New anterior chamber phakic IOL yielding encouraging results
Cheryl Guttman
in Munich
Simonetta Morselli
ONE-YEAR follow-up data from eyes implanted with the I-CARE (Corneal) phakic IOL are favourable overall, but also demonstrate that accurate sizing of anterior chamber phakic IOLs continues to be a challenge, according to investigators Simonetta Morselli MD and Roberto Bellucci MD at the Hospital and University of Verona.Speaking at the XXI Congress of the European Society of Cataract and Refractive Surgeons, Simonetta Morselli MD presented safety and efficacy outcomes from a series of 19 eyes of 11 patients, and reported the findings from wavefront aberration studies performed in a subgroup of 10 eyes.
Dr Morselli noted that the I-CARE IOL was very easy to implant, was well tolerated in the eye, and yielded good postoperative refractive results with a high optical quality.
The 19 recipients of the I-CARE IOL had a mean age of 35 years, and an average preoperative spherical equivalent of -13.36 D. Mean follow-up was 13 months. Postoperatively, mean myopia was reduced to -1.23 D and astigmatism was unchanged, as the IOL was injected through a 3.2 mm clear corneal incision.
Mean BCVA increased from 0.61 to 0.73. Postoperative inflammation was minimal or absent, and no pupil distortion or serious complications were encountered. However, the phakic IOL rotated in three eyes and decentred in a fourth due to undersizing, Dr. Morselli reported.
"We tried three methods for calculating IOL size, including measurement of the white-to-white diameter with a calliper, measurement of the corneal map diameter, and ultrasound biomicroscopy. The best results seemed to occur using the calliper-determined white-to-white value from which the manufacturer determines the implant size. However, based on the characteristics of this lens, we would recommend that slight oversizing may be better than undersizing in order to increase the chances that the implant will maintain a stable position in the eye," she said.

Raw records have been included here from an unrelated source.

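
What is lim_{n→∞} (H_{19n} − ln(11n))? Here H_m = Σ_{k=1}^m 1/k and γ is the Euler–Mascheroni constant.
lim = ln(19/11) + γ

By Euler-Maclaurin, H_m = ln m + γ + O(1/m). So
  H_{19n} − ln(11n) = ln(19n) + γ − ln(11n) + O(1/n)
                       = ln(19/11) + γ + O(1/n).
Hence the limit is ln(19/11) + γ.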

Other complications included high myopia-related Fuchs macular degeneration in one eye, and glare in one patient whose pupil size exceed 6.0 mm.
Endothelial cell counts were also measured as part of the safety analysis. Over the average of 13 months of follow-up, there was a mean decrease of around 2.0 % percent from the mean pre-operative level of 2743 cells/mm3.
We attribute this change in endothelial cell count to the surgery itself and not to the I-CARE IOL, which vaults only minimally in the anterior chamber. However, the safety follow-up indicates that it is also important to pay attention to pupil size when selecting patients for the I-CARE IOL in order to avoid development of disturbing glare complaints," Dr. Morselli said.
Wavefront aberrations before and after lens implantation have been studied by Roberto Bellucci MD in 10 eyes using the Topcon K9000-PW unit. He measured corneal aberrations via Placido disk topography. He measured total ocular aberrations using the Hartmann-Shack wavefront sensor component of the instrument. However, the latter data could not be obtained from all eyes, even with dilated pupils. Those difficulties were attributed to the effect of IOL reflexes.
The wavefront stdies showed mean total aberrations increased after I-CARE implantation from 0.095 microns to 0.163 microns, and there was an approximate doubling as well for the individual higher-order aberrations of coma, trefoil, and spherical aberration. However, Dr. Morselli commented that while the changes were statistically significant, they were not clinically important.
The effect of I-CARE implantation on optical quality was also investigated by determining the Strehl ratio, which was found to be reduced from 0.468 to 0.154. However, that change is also not significant, she noted, as values 0.1 to 0.2 are common in pseudophakic patients.
"Although the Strehl ratio decreased after placement of this phakic IOL, the post-implantation value is similar to what would be measured in a pseudophakic eye. Overall, we would conclude that recipients of the I-CARE IOL maintain good optical quality and that is consistent with the high patient satisfaction we have encountered when implanting this lens."
All eyes implanted with the I-CARE IOL underwent iridectomy. The implantation of the phakic IOL is performed using topical/intracameral anaesthesia with injection of the implant through a 3.2 mm clear corneal incision into an anterior chamber filled with high molecular weight viscoelastic. Then, the foldable haptic loops are easily positioned in the angle using a phaco manipulator. "The injection of this lens is very easy and very comfortable for both the patient and the surgeon, and because it can be placed through a small incision, the surgery has the additional advantage of being astigmatism-neutral," Dr. Morselli said.
The I-CARE phakic IOL has a single piece design and is composed of a hydrophilic acrylic material. It features a 5.75-mm optic and acrylic foldable loop haptics that have a large contact area in the iridocorneal angle, 0.9-mm, to prevent angle erosion. The implant is manufactured in powers ranging from -20 D to +10 D in 0.25 D increments, and in four lengths - 12.0, 12.5, 13.0, and 13.5 mm.